Daha önce de çeşitli vesilelerle söylemiştim: Toplum;
Daha önce de çeşitli vesilelerle söylemiştim: Toplum; kendilerine gerçekleri söyleyene değil, duymak istediklerini söyleyene inanır ve peşinden koşarlar.
Gerçeğin ne olduğunu objektif olarak araştırmadığı için bilmez veya işine gelmediği için bilmek istemez. Bilmediği için de gördüğü her serabı su zanneder ve hep yanılır. Örneğin 50 bin oy ile seçilecek olan belediye başkan adayları, seçmenlerine belediyede iş vereceğini söyler, bu minvalde vaatlerde bulunur veya kendisinden seçildiği taktirde iş isteyen herkese "Başım Üstüne" der. Oysa belediyede en fazla bin kişinin çalışabileceğini, üstelik çoğu işlerin liyakat gerektirdiğini, herkesin her işi yapamayacağını herkes bilir ama yine de her seferinde iş vaadine inanırlar.
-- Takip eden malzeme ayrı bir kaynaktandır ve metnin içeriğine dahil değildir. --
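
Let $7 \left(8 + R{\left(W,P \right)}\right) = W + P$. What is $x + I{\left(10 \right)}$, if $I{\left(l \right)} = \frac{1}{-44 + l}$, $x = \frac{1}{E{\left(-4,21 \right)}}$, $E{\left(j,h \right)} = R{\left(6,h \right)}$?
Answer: $- \frac{267}{986} \approx -0.27079$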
Çünkü duymak ve inanmak istedikleri budur. Mesela genelde Milletvekilleri hakkında söylenen "Yapmazlar Abi Yapmazlar Hepsi Cebinin Derdinde" türü sözler sokak ağzı olup, gerçekle yakından uzaktan bir alakası yoktur.
Bakın her insan, gibi milletvekili de kendisinden taktir ve övgü ile söz edilmesini ister. Hatta milletvekili makamı gereği bunu daha çok ister. Bunun için gerçekten uğraşır, hizmet etmek ve hizmet ediyor diye adından sıkça söz ettirmek için elinden geleni yapar.
Gittiği taziye düğün ve kurum ziyaretlerini bile resmedip sosyal medyada paylaşmasının altında da bir şey yapma isteği veya bir şey yapıyor görünme isteği yatar. Elinden daha fazlası gelmediği için yapabilir de yapmıyor zannedilir. Oysa yapmak ister ama yapamaz.
YAPMAZ DEĞİL YAPAMAZ
Çünkü milletvekillerinin "YASAMA" yani kanun koymak, değiştirmek ve kaldırmak; gibi şeyler söz konusu olduğunda, mecliste elini kaldırıp kabul veya reddetmek dışında hiç bir görevi ve hiçbir şeyi yaptırma yetkisi yoktur. Seçildiği şehrin sorunlarını iletmek ve çözmek gibi bir görevi de yoktur. Çünkü şehrin sorunları ile ilgili seçilmiş belediye başkanları, atanmış mülki idare amirleri, devlet kurumları ve bu kurumları yöneten bürokratlar vardır.